Federal Government’s Beleagured NRAS Suffers Another Setback
Construction of the $250 million mixed-use development was to have started this month but has been pushed forward about a year according to Hampton joint managing director Paul Hameister, who dismissed speculation the consortium will sell the 1.2 hectare site it reportedly paid $10 million for in early 2008.
Former planning minister Justin Madden approved the 500-plus unit Coburg project in March 2010. Most dwellings within the proposed project at the south-west corner of Bell and Rodder streets would be configured as studio and one bedroom flats.
Half of the units were to have been funded by the NRAS – a program which operates like a “buy and leaseback”, where investors own the property asset but appoint a manager to sublease them to eligible tenants.

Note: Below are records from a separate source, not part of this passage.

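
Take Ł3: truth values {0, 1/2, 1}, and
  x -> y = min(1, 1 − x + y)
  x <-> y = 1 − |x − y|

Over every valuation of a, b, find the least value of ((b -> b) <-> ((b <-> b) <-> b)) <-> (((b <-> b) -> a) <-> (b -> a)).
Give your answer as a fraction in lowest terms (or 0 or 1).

0

Take a = 1, b = 0:
b -> b = 0 -> 0 = 1
b <-> b = 0 <-> 0 = 1
(b <-> b) <-> b = 1 <-> 0 = 0
(b -> b) <-> ((b <-> b) <-> b) = 1 <-> 0 = 0
b <-> b = 0 <-> 0 = 1
(b <-> b) -> a = 1 -> 1 = 1
b -> a = 0 -> 1 = 1
((b <-> b) -> a) <-> (b -> a) = 1 <-> 1 = 1
((b -> b) <-> ((b <-> b) <-> b)) <-> (((b <-> b) -> a) <-> (b -> a)) = 0 <-> 1 = 0
No assignment yields a value below 0, so this is the minimum.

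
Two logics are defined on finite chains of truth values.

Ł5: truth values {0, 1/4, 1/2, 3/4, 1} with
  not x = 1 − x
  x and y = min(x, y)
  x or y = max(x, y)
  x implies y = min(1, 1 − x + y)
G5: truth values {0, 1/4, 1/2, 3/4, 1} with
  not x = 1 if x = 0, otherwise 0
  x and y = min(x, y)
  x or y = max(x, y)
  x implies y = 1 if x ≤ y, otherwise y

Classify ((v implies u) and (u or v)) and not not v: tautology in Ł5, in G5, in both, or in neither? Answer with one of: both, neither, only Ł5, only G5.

neither

In Ł5: at u = 0, v = 0 the value is 0 — not a tautology.
In G5: at u = 0, v = 0 the value is 0 — not a tautology.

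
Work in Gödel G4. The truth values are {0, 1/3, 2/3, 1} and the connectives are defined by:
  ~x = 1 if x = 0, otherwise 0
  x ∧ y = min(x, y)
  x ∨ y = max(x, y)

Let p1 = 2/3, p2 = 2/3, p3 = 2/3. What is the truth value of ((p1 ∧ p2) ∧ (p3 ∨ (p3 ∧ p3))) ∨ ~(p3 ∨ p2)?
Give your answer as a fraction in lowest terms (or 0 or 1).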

In 2010, The Urban Taskforce Australia warned that developers and institutions considered the scheme problematic. The “mum and dad” investor group which were also expected to invest into the scheme, were turned off after 2008 rulings by the Australian Tax Office which disallowed them pocketing annual tax subsidies of about $8600, which had been marketed to them.
Speculation of property sharks abusing the scheme, and agents pocketing extra commissions of $30,000 to sell NRAS units, also dampened perceptions of the initiative.
The scheme is reportedly unlikely to deliver anywhere near the 50,000 new affordable rental homes promised by mid-2012.
Interestingly – the Australian Greens claim to have convinced treasurer Wayne Swan in February this year against reducing the size of the cap on the number of planned NRAS dwellings to 35,000.
Hamton also proposed affordable housing in its Eden project, being developed on the banks of the Yarra River where Abbotsford merges with Hawthorn, Kew and Richmond. However, Circa was one of the bigger affordable housing proposals offered to be constructed by the private sector in Melbourne.